Potentially Useful

Writing boring posts is okay

Labeling bar charts (and other graphics) in ggplot2

in: Data Science tagged: R Dataviz

Bar charts are rightfully criticized for being potentially misleading, but they’re still useful for some data graphics. They’re a great way to display counts, for example, and non-technical audiences are comfortable interpreting them.

One way that a typical bar plot can be improved is by removing unnecessary axis labels and directly labeling the bars themselves. For example, if we wanted to see how many counties are in some of the states comprising the Midwestern US, we could use the midwest data set that’s packaged with ggplot2 and draw a simple bar plot.

library(ggplot2)

ggplot(midwest, aes(x = state)) + 
  geom_bar() +
  labs(x = "", y = "Number of counties") +
  theme_minimal() +
  theme(axis.text.x = element_text(size = 16),
        axis.title.y = element_text(size = 14))

Count of counties per state for IL, IN, MI, OH, and WI
Count of counties per state for IL, IN, MI, OH, and WI

This is fine (provided that you can accept that Ohio is part of the Midwest and Iowa isn’t). However, we can easily strip away some of the “chart junk” by removing unnecessary theme elements and labeling the bars using geom_text.

ggplot(midwest, aes(state)) +
  geom_bar() +
  geom_text(aes(y = ..count.., label = ..count..), stat = "count", 
            vjust = 0, nudge_y = 2, size = 8) +
  expand_limits(y = 110) +
  theme(panel.background = element_blank(),
        panel.grid = element_blank(),
        axis.line = element_blank(),
        axis.ticks = element_blank(),
        axis.title = element_blank(),
        axis.text.y = element_blank(),
        axis.text.x = element_text(size = 16)) +
  labs(title = "Number of counties in Midwestern states")

Counties per state (with counts displayed above each bar)
Counties per state (with counts displayed above each bar)

There’s still room for improvement—I’d consider rearranging the bars based on something more meaningful than alphabetic order, and possibly coloring them—but this simultaneously conveys more information than the previous plot (objectively) and is less “cluttered” (subjectively).

How this works

I’m surprised I’m still writing blog posts about ggplot2 after seven years, but I continue to learn new things about it even after regular use. Recently, I decided that it bothered me that there were “stats” (like stat_ecdf) and “geoms” (like geom_bar), and I really didn’t understand the difference between them—they seemed interchange but not identical. I finally looked into it and came across this response on StackOverflow, which contained the following quote from the ggplot2 book:

You only need to set one of stat and geom: every geom has a default stat, and every stat has a default geom.

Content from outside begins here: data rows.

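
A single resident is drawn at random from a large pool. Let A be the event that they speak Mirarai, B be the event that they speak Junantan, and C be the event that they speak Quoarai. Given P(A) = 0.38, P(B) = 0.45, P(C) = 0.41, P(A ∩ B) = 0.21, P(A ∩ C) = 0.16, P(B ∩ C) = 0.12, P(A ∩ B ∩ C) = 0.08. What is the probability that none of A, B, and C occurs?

0.17

By inclusion-exclusion,
P(A ∪ B ∪ C) = 0.38 + 0.45 + 0.41 − 0.21 − 0.16 − 0.12 + 0.08 = 0.83
P(none) = 1 − 0.83 = 0.17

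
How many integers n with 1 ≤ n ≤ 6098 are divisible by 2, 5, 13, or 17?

By inclusion-exclusion,
3049 + 1219 + 469 + 358 − 609 − 234 − 179 − 93 − 71 − 27 + 46 + 35 + 13 + 5 − 2 = 3979

3979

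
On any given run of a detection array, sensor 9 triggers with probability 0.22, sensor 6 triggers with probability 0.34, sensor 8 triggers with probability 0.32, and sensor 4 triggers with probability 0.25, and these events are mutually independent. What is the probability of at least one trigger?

Since the events are independent, P(none) is the product of the individual non-occurrence probabilities.
P(none) = (1 − 0.22) × (1 − 0.34) × (1 − 0.32) × (1 − 0.25) = 0.78 × 0.66 × 0.68 × 0.75 = 0.262548
P(at least one) = 1 − 0.262548 = 0.737452

0.737452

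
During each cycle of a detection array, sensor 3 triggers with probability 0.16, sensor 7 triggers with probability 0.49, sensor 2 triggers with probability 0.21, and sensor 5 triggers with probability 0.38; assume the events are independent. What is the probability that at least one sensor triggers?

0.79016968

P(none) = (1 − 0.16) × (1 − 0.49) × (1 − 0.21) × (1 − 0.38) = 0.84 × 0.51 × 0.79 × 0.62 = 0.20983032
P(at least one) = 1 − 0.20983032 = 0.79016968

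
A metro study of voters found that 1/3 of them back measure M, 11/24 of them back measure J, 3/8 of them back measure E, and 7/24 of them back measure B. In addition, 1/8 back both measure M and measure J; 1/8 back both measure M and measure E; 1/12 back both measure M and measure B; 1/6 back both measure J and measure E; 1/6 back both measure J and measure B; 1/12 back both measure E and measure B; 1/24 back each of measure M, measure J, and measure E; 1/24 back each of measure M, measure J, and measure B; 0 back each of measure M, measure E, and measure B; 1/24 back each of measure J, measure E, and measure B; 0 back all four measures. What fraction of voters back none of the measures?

1/6

By inclusion-exclusion,
P(union) = 1/3 + 11/24 + 3/8 + 7/24 − 1/8 − 1/8 − 1/12 − 1/6 − 1/6 − 1/12 + 1/24 + 1/24 + 0 + 1/24 − 0 = 5/6
P(none) = 1 − 5/6 = 1/6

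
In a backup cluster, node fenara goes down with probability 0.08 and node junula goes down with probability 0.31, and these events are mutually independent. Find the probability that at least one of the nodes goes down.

P(none) = (1 − 0.08) × (1 − 0.31) = 0.92 × 0.69 = 0.6348
P(at least one) = 1 − 0.6348 = 0.3652

0.3652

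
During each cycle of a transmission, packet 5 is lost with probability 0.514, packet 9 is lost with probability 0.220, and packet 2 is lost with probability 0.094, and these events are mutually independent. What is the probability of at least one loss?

0.65655352

P(none) = (1 − 0.514) × (1 − 0.220) × (1 − 0.094) = 0.486 × 0.780 × 0.906 = 0.34344648
P(at least one) = 1 − 0.34344648 = 0.65655352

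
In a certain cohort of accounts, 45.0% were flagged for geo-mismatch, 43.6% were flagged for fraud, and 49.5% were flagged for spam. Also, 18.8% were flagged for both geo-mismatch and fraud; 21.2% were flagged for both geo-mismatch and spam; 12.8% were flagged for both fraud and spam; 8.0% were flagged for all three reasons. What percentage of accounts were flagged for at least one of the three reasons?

93.3%

Apply inclusion-exclusion:
P(union) = 45.0 + 43.6 + 49.5 − 18.8 − 21.2 − 12.8 + 8.0 = 93.3%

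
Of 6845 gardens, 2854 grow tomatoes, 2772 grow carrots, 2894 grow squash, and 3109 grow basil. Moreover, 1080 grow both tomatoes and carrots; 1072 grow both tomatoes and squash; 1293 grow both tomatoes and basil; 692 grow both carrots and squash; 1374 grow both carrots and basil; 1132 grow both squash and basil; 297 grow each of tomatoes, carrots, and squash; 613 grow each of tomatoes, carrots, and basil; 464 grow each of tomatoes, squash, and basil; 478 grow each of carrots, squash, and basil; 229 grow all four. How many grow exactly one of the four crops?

2983

Using the inclusion–exclusion count for exactly one event:
N(exactly one) = 2854 + 2772 + 2894 + 3109 − 2·1080 − 2·1072 − 2·1293 − 2·692 − 2·1374 − 2·1132 + 3·297 + 3·613 + 3·464 + 3·478 − 4·229 = 2983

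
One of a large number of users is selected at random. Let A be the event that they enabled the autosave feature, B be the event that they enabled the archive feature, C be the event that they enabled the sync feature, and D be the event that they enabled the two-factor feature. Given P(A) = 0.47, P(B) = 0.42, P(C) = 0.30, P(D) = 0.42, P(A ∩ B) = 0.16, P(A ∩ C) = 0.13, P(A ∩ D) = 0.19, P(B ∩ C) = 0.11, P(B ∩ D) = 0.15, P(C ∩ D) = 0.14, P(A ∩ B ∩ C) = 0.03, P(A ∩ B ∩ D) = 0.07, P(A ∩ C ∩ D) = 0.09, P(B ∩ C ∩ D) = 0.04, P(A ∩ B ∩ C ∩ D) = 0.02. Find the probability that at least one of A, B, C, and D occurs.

Apply inclusion-exclusion:
P(A ∪ B ∪ C ∪ D) = 0.47 + 0.42 + 0.30 + 0.42 − 0.16 − 0.13 − 0.19 − 0.11 − 0.15 − 0.14 + 0.03 + 0.07 + 0.09 + 0.04 − 0.02 = 0.94

0.94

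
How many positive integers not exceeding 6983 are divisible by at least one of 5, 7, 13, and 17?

By inclusion–exclusion:
⌊6983/5⌋ + ⌊6983/7⌋ + ⌊6983/13⌋ + ⌊6983/17⌋ − ⌊6983/35⌋ − ⌊6983/65⌋ − ⌊6983/85⌋ − ⌊6983/91⌋ − ⌊6983/119⌋ − ⌊6983/221⌋ + ⌊6983/455⌋ + ⌊6983/595⌋ + ⌊6983/1105⌋ + ⌊6983/1547⌋ − ⌊6983/7735⌋ = 1396 + 997 + 537 + 410 − 199 − 107 − 82 − 76 − 58 − 31 + 15 + 11 + 6 + 4 − 0 = 2823

2823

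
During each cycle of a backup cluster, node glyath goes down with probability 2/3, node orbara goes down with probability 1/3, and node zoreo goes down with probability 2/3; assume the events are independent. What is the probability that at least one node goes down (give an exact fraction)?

25/27

Independence gives P(none) = ∏(1 − pᵢ).
P(none) = (1 − 2/3) × (1 − 1/3) × (1 − 2/3) = 1/3 × 2/3 × 1/3 = 2/27
P(at least one) = 1 − 2/27 = 25/27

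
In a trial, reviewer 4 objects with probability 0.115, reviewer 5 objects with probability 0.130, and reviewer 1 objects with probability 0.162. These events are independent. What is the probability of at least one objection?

0.3547819

Since the events are independent, P(none) is the product of the individual non-occurrence probabilities.
P(none) = (1 − 0.115) × (1 − 0.130) × (1 − 0.162) = 0.885 × 0.870 × 0.838 = 0.6452181
P(at least one) = 1 − 0.6452181 = 0.3547819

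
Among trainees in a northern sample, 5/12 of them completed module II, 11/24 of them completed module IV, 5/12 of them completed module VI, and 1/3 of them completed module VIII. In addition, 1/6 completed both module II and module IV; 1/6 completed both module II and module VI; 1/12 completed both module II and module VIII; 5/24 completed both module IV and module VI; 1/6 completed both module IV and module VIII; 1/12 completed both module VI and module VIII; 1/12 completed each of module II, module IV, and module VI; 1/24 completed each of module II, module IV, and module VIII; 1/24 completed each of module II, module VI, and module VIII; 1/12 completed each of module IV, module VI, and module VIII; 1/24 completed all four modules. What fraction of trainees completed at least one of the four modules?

23/24

By inclusion–exclusion:
P(union) = 5/12 + 11/24 + 5/12 + 1/3 − 1/6 − 1/6 − 1/12 − 5/24 − 1/6 − 1/12 + 1/12 + 1/24 + 1/24 + 1/12 − 1/24 = 23/24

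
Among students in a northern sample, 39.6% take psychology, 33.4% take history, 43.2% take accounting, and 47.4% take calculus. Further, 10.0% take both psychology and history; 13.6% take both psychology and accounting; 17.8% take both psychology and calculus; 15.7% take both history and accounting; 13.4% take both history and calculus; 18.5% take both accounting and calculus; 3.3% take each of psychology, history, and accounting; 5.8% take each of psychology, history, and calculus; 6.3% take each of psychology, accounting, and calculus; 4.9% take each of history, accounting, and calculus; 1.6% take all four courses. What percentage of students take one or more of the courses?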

It turns out that “stats” and “geoms” are largely interchangeable, because they’re both wrappers around layer(), with different ways of handling defaults. The code above works because I changed the stat parameter of geom_text (which, according to the documentation, defaults to "identity") to "count", which is the default stat of geom_bar. Looking at the documentation for stat_count, we see that it provides two computed variables, and we use use the computed count variable in our aesthetics for geom_text to provide both the vertical position and label.

Getting my head around this has helped me iterate through analyses more quickly. For instance, I frequently use stat_ecdf to get a handle on distributions, and now I can label these plots easily. Sticking with data about the Midwest, here’s the ECDF of population density for Midwestern counties, with a few values highlighted.

ggplot(midwest, aes(popdensity)) +
  stat_ecdf() + # This could also be `geom_step(stat = "ecdf")`
  geom_text(aes(label = sprintf("(%.0f: %.0f%%)", ..x.., floor(100 * ..y..))), 
            stat = "ecdf", hjust = 1, vjust = 0, check_overlap = TRUE, size = 5) +
  expand_limits(x = -15000) +
  scale_y_continuous(labels = scales::label_percent()) +
  theme_minimal() +
  labs(x = "Population density", y = "CDF")

The curve of the CDF of population density in Midwestern counties
The curve of the CDF of population density in Midwestern counties

I wouldn’t call this a beautiful graphic, but visualizations like this are often useful, especially when getting a handle on a new data set. Here we see that over a third of Midwestern counties have population densities fully two orders of magnitude smaller than the most densely populated county, and we’ve only had to draw a single plot.

It’s hard to justify putting much effort into producing plots that aren’t meant to be shared, and a typical data analysis will involve creating dozens of plots that are only useful for the person analyzing the data. Without understanding stats and geoms, I would never have bothered labeling an ECDF plot; “quick and dirty” needs to be quick after all. On the other hand, labeling the values in a bar chart is something that one should do when preparing publication-quality graphics. GGplot2 is useful in both phases of a project.

In the words of Alan Kay, “simple things should be simple, complex things should be possible.” GGplot2 does both of these consistently. Occasionally, it even makes complex things simple.